Adding print to the start and end of a recursive call is a useful way to visualize how it works.

def powerset(array, idx=None, indent=0):
    trace = f"{'  '*indent}powerset({array}, {idx})"
    print(f"{trace}...")
    if idx is None:
        idx = len(array)-1
    if idx < 0:
        print(f"{trace} -> [[]]")
        return [[]]
    ele = array[idx]
    subset = powerset(array, idx-1, indent+1)
    for i in range(len(subset)):
        subset.append(subset[i] + [ele])
    print(f"{trace} -> {subset}")
    return subset

prints:

powerset([1, 2, 3], None)...
  powerset([1, 2, 3], 1)...
    powerset([1, 2, 3], 0)...
      powerset([1, 2, 3], -1)...
      powerset([1, 2, 3], -1) -> [[]]
    powerset([1, 2, 3], 0) -> [[], [1]]
  powerset([1, 2, 3], 1) -> [[], [1], [2], [1, 2]]
powerset([1, 2, 3], None) -> [[], [1], [2], [1, 2], [3], [1, 3], [2, 3], [1, 2, 3]]
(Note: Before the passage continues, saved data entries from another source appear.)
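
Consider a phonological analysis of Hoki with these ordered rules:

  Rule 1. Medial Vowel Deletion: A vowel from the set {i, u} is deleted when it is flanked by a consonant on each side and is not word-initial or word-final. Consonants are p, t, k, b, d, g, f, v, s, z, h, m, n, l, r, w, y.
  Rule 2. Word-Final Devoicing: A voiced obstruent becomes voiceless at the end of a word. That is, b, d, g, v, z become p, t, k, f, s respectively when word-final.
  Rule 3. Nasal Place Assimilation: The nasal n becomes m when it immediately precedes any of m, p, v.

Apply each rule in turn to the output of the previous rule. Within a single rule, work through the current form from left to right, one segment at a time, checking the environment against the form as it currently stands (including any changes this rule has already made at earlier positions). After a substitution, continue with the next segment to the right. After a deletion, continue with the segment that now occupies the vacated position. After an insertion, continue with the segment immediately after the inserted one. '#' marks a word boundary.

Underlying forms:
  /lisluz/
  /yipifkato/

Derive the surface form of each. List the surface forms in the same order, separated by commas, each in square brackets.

[lsls], [ypfkato]

/lisluz/:
  Rule 1 Medial Vowel Deletion: [lisluz] → [lslz]
  Rule 2 Word-Final Devoicing: [lslz] → [lsls]
  Rule 3 Nasal Place Assimilation: no change — [lsls]
/yipifkato/:
  Rule 1 Medial Vowel Deletion: [yipifkato] → [ypfkato]
  Rule 2 Word-Final Devoicing: no change — [ypfkato]
  Rule 3 Nasal Place Assimilation: no change — [ypfkato]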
Note that 0 and None need to be handled differently, which is why you need to use idx is None instead of not idx !

As written, the function returns the power set of array[:idx+1] if it's passed an explicit index.

The test idx < 0 is really testing idx == -1 , as other negative values should never occur. In this case, the function should compute the power set of the empty set, which is a set that contains one element: the empty set. The set containing the empty set is represented by [[]] .

My impression is that you're trying to think of the recursive function as a loop written in a confusing way. You should instead just think of it as a function that computes something – in this case, a power set – and happens to use itself as a library function (in a way that always terminates).

Given a nonempty set S, which contains an element x, and a way to compute the power set of the smaller set S\\{x}, how do you get the power set of S? Answer: for each set in the power set of S\\{x}, return two sets: that set, and that set with x added to it. That's what this code does.